The user-replaceable cover is the main attraction of this notebook and probably the best implementation of one that I have seen. Older designs used by Dell and others looked like something stuck onto the notebook and out of place. This cover snaps into position and looks as if the it were an integral part of the notebook. It is very tight fitting and the paint quality is very good. Removing the cover takes little effort as long as you grip in the correct place; you could also leave it off if you wanted. One side benefit is you’ll have a spare lunch tray with you at all times.

Build quality is average -- fairly durable plastic trim, although the chassis could have increased rigidity to reduce some flex. The palmrest and lower chassis flex inward with a light grip, almost as if the notebook has large sections of open space. The screen cover without the colored lid attached gives very mild protection for the LCD, but with a light grip you can still produce ripples on the screen. With the colored lid attached very little protection is added. Another point of concern is the notebook doesn’t include any sort of internal frame for added support, which may explain the copious amounts of flex.

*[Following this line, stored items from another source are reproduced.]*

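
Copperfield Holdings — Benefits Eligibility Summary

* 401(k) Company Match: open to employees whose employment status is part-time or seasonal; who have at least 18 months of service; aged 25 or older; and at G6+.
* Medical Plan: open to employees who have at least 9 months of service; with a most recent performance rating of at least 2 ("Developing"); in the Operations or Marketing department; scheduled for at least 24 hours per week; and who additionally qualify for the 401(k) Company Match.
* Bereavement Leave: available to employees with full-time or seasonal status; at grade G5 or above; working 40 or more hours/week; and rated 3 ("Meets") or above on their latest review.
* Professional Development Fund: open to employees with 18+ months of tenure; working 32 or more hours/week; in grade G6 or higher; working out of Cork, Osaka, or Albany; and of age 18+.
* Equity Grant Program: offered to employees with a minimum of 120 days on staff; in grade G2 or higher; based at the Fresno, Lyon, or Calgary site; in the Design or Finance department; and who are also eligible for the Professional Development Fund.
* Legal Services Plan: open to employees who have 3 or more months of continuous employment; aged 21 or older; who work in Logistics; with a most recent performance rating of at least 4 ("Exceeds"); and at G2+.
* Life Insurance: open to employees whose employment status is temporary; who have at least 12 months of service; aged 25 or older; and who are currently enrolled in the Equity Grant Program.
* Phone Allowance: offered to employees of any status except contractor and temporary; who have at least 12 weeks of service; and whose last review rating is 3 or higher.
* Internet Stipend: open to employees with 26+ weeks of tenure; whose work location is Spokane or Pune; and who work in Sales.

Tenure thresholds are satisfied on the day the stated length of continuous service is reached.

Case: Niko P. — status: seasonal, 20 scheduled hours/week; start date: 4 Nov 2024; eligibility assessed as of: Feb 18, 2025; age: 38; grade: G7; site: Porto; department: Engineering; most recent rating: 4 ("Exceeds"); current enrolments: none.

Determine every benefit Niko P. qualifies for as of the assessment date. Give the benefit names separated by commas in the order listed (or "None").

Service from 4 Nov 2024 to Feb 18, 2025: 106 days.
401(k) Company Match — status seasonal ✓; service 106 days < 18 months (≈540 days) ✗ → not eligible.
Medical Plan — service 106 days < 9 months (≈270 days) ✗ → not eligible.
Bereavement Leave — status seasonal ✓; grade G7 ≥ G5 ✓; 20 hrs/wk < 40 ✗ → not eligible.
Professional Development Fund — service 106 days < 18 months (≈540 days) ✗ → not eligible.
Equity Grant Program — service 106 days < 120 days ✗ → not eligible.
Legal Services Plan — service 106 days ≥ 3 months (≈90 days) ✓; age 38 ≥ 21 ✓; dept Engineering ✗ → not eligible.
Life Insurance — status seasonal ✗ (requires temporary) → not eligible.
Phone Allowance — status seasonal ✓ (not excluded); service 106 days ≥ 12 weeks (≈84 days) ✓; rating 4 ≥ 3 ✓ → eligible.
Internet Stipend — service 106 days < 26 weeks (≈182 days) ✗ → not eligible.

Phone Allowance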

One feature Fujitsu has offered on some notebooks that we think is strange is a removable dust filter for the processor which is normally large enough to keep coins from moving through the ductwork. This particular notebook lists the dust filter as a feature, but it appears to be just a flat cover. Since no other filter piece is included in the accessory box, one idea that this port might serve is better access for an air gun to blast dust away from the inside-out.

The WXGA glossy panel rates average with comfortable viewing angles and a bright backlight that works in a well lit office setting. Colors are vibrant and contrast is very nice with the glossy screen surface. The vertical viewing range offers a good sized sweet spot with accurate colors with 10 degrees forward and back before colors start to invert. Horizontal viewing angles are better, but at steeper angles the screen starts to dim and you start seeing reflected surfaces instead of the display. The screen brightness overcomes the lights in a bright office setting, but outside viewing would be limited with the reflective glossy screen.

Keyboard and Touchpad
The keyboard is easy to type on with a full-size layout and comfortable key spacing. Individual key texture is smooth with a very mild matte finish that gives just enough traction to trigger keyswithout slipping when your fingers get sweaty. The keys’ action is smooth with a mild click when fully pressed. Typing is very audible with a springy surface that makes some of the noise echo off the notebook chassis. This notebook also includes a spill resistant keyboard which will contain water without letting it drip inside and short out components. After spilling a bowl of partially melted ice cream on my ThinkPad keyboard one time, I can easily say I will never buy another notebook that doesn’t offer a protected keyboard. It is usually much cheaper to replace the keyboard after an accident than try to replace a motherboard which could easily cost more than a new notebook.

The Alps-based touchpad is sensitive for accurate finger tracking, but does add mild lag to the cursor’s movement. The touchpad surface has a matte finish and is painted to match the keyboard bezel and palmrest. The touchpad buttons are large and easy to trigger with the side of your thumb without much effort. They have shallow feedback and click loudly when pressed.